Dalam kasus ini, KPK telah memeriksa beberapa pihak swasta, petinggi perbankan, maupun pegawai pajak. Mereka yakni, Kepala Kantor Pelayanan Pajak Perusahaan Masuk Bursa Kantor Wilayah Ditjen Pajak Jakarta Khusus Periode 2015 – 2018, I Ketut Bagiarta. Lalu, Direktur Utama Cakra Kencana Indah, Felix Christian.

Selanjutnya peneliti juga memeriksa Direktur PT BPR Olympindo Primadana, Lany. Serta, direktur PT Bharata Millenium Pratama, Muhamad Balady.

Direktur Penyidikan KPK Asep Guntur Rahayu menjelaskan, praktik tersebut terus berlanjut hingga Haniv menjabat Kepala Kantor Pajak Wilayah Jakarta Khusus pada 2015-2018, dimana beberapa Wajib Pajak (WP) individu dan badan tercatat memberikan dana ‘pemulus’ kepada Haniv hingga mencapai Rp804 juta.

Asep menyatakan terdapat dana yang dikirimkan oleh WP pada kantor pajak yang dipimpin Haniv ke rekening anaknya, Feby Paramita. Meski berdalih dana tersebut merupakan uang sponsor untuk butik milik Feby, namun KPK kukuh bahwa dana tersebut merupakan gratifikasi.

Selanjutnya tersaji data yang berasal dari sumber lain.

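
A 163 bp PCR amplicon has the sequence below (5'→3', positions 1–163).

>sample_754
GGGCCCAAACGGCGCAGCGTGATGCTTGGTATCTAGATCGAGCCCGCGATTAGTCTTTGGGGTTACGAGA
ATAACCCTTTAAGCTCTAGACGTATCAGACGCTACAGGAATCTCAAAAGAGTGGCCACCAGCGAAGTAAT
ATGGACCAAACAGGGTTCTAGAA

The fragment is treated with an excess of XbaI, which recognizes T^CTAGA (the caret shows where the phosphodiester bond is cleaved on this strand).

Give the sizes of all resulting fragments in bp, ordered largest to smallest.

XbaI sites (TCTAGA) start at positions 32, 85, 157.
XbaI cuts after the first base of each site, so after positions 32, 85, 157.
Linear molecule, 3 cuts → 4 fragments:
  1–32 → 32 bp
  33–85 → 53 bp
  86–157 → 72 bp
  158–163 → 6 bp
Sorted largest to smallest: 72, 53, 32, 6 bp.

72, 53, 32, 6 bp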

Selain Feby, KPK mencatat, Haniv juga menerima sejumlah uang dalam bentuk valas dolar Amerika dari beberapa pihak melalui Budi Satria Atmadi pada 2014-2022. Uang tersebut kemudian ditempatkan pada deposito BPR menggunakan nama pihak lain dengan jumlah yang tidak diketahui sebesar Rp10,3 miliar; dan pada akhirnya melakukan pencairan seluruh deposito ke rekening Haniv sejumlah Rp14 miliar.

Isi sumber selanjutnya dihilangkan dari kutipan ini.